To that end, it declares that we need vision around 6G and makes clear what exactly a next, next-generation network could look like: Distributed intelligence spread within the network itself, edge computing and artificial intelligence throughout, advanced antennae that tap into terahertz bandwidths, security within the network itself, and more. And it calls on the U.S. government for additional funding for R&D, tax credits to encourage massive investments, the creation of a national spectrum policy, and financial incentives to encourage public and private sector adoption.
It’s bold, visionary, and ambitious — exactly the opposite of Trump’s six-page document.
“If the U.S. is to ensure its leadership, we need to act now,” Miller told Digital Trends.
We already have a successful model we can lean on: When NASA mothballed the space shuttle and abandoned its efforts to build a replacement, the space agency set up a public/private sector partnership to build a replacement vehicle. It consisted of a series of grants with milestones that unlock bigger grants, and it helped SpaceX, Boeing, Blue Origin, and a variety of other companies successfully build new rocket ships. SpaceX plans to launch a spacecraft with astronauts for the first time next week, thanks to this series of grants and incentives.
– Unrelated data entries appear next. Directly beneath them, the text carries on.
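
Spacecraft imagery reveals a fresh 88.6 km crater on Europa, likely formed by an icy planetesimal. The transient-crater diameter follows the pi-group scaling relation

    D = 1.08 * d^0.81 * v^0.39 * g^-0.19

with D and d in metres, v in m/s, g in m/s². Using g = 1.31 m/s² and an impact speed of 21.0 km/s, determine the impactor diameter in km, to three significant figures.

d ≈ 10.3 km

Rearranging for d: d = [D / (1.08 · 21000^0.39 · 1.31^-0.19)]^(1/0.81).
D = 88600 m.
21000^0.39 = 48.49
1.31^-0.19 = 0.9500
Denominator = 1.08 × 48.49 × 0.9500 = 49.75
D / 49.75 = 88600 / 49.75 = 1781
d = 1781^(1/0.81) = 1781^1.2346 = 10310 m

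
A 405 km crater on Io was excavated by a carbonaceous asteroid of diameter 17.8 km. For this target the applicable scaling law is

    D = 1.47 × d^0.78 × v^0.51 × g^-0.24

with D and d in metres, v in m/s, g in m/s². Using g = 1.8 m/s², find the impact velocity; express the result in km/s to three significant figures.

Rearranging for v: v = [D / (1.47 · 17800^0.78 · 1.8^-0.24)]^(1/0.51).
D = 405000 m.
17800^0.78 = 2067
1.8^-0.24 = 0.8684
Denominator = 1.47 × 2067 × 0.8684 = 2639
D / 2639 = 405000 / 2639 = 153.5
v = 153.5^(1/0.51) = 153.5^1.9608 = 19343 m/s

v ≈ 19.3 km/s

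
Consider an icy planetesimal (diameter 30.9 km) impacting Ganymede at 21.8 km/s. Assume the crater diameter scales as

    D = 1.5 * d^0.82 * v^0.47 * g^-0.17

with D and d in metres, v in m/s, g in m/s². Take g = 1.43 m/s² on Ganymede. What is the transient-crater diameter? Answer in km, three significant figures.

In SI units: d = 30900 m, v = 21800 m/s.
d^0.82 = 30900^0.82 = 4806
v^0.47 = 21800^0.47 = 109.4
g^-0.17 = 1.43^-0.17 = 0.9410
D = 1.5 × 4806 × 109.4 × 0.9410 = 7.421 × 10^5 m
   = 742.1 km

D ≈ 742 km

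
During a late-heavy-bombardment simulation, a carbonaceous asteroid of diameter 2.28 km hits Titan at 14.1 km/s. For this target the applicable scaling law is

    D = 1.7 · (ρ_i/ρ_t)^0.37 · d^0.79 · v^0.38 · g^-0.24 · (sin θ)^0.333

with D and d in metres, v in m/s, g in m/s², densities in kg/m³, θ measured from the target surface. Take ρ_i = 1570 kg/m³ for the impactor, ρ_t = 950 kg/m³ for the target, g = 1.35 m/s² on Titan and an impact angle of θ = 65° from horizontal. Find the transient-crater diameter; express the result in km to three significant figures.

In SI units: d = 2280 m, v = 14100 m/s.
(ρ_i/ρ_t)^0.37 = (1570/950)^0.37 = 1.204
d^0.79 = 2280^0.79 = 449.5
v^0.38 = 14100^0.38 = 37.73
g^-0.24 = 1.35^-0.24 = 0.9305
(sin 65°)^0.333 = 0.9063^0.333 = 0.9678
D = 1.7 × 1.204 × 449.5 × 37.73 × 0.9305 × 0.9678 = 31260 m
   = 31.26 km

D ≈ 31.3 km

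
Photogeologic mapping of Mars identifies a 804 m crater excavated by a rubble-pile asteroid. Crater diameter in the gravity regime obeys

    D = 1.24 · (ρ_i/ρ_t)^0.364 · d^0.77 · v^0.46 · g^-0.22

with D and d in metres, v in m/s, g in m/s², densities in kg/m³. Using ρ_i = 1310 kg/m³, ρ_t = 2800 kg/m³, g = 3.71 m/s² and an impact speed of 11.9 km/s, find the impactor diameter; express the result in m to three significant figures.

Rearranging for d: d = [D / (1.24 · (1310/2800)^0.364 · 11900^0.46 · 3.71^-0.22)]^(1/0.77).
(1310/2800)^0.364 = 0.7584
11900^0.46 = 74.95
3.71^-0.22 = 0.7494
Denominator = 1.24 × 0.7584 × 74.95 × 0.7494 = 52.82
D / 52.82 = 804 / 52.82 = 15.22
d = 15.22^(1/0.77) = 15.22^1.2987 = 34.32 m

d ≈ 34.3 m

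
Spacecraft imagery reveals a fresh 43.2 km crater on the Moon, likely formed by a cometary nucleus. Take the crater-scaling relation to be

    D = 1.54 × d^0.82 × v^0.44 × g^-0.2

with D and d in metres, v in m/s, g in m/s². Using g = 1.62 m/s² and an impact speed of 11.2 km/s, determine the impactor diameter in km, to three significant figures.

Rearranging for d: d = [D / (1.54 · 11200^0.44 · 1.62^-0.2)]^(1/0.82).
D = 43200 m.
11200^0.44 = 60.49
1.62^-0.2 = 0.9080
Denominator = 1.54 × 60.49 × 0.9080 = 84.58
D / 84.58 = 43200 / 84.58 = 510.8
d = 510.8^(1/0.82) = 510.8^1.2195 = 2008 m

d ≈ 2.01 km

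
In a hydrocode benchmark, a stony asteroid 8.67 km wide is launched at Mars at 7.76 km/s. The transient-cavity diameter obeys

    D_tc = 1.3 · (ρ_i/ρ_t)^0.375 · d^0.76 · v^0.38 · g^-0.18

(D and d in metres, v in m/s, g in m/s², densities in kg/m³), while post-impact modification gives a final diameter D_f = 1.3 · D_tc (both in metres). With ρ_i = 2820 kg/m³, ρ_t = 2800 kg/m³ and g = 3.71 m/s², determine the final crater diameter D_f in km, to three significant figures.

D_f ≈ 39.6 km

In SI: d = 8670 m, v = 7760 m/s.
(ρ_i/ρ_t)^0.375 = (2820/2800)^0.375 = 1.003
d^0.76 = 8670^0.76 = 983.8
v^0.38 = 7760^0.38 = 30.07
g^-0.18 = 3.71^-0.18 = 0.7898
D_tc = 1.3 × 1.003 × 983.8 × 30.07 × 0.7898 = 30470 m
D_f = 1.3 × 30470 = 39611 m
     = 39.61 km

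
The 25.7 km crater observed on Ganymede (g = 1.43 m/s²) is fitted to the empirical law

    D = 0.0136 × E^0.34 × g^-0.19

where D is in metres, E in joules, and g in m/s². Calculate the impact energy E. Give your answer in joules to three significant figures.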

Nawrocki stressed that models like China’s — massive government investments, or top-down leadership — aren’t the way forward. Especially not in a free-market economy like the United States. “It’s important that industry and the government be at the table. I don’t know that that’s there today,” he said. And the answer isn’t simply to throw money at the problem, in the form of grants or R&D. The plan is to have bold leadership across a broad array of fronts. Just as the U.S. once led in the space race, we can lead in technology, the ATIS argues.
“This is a U.S. national strategy, and its intent is not to just combat China, it’s to convey U.S. leadership globally,” Miller said.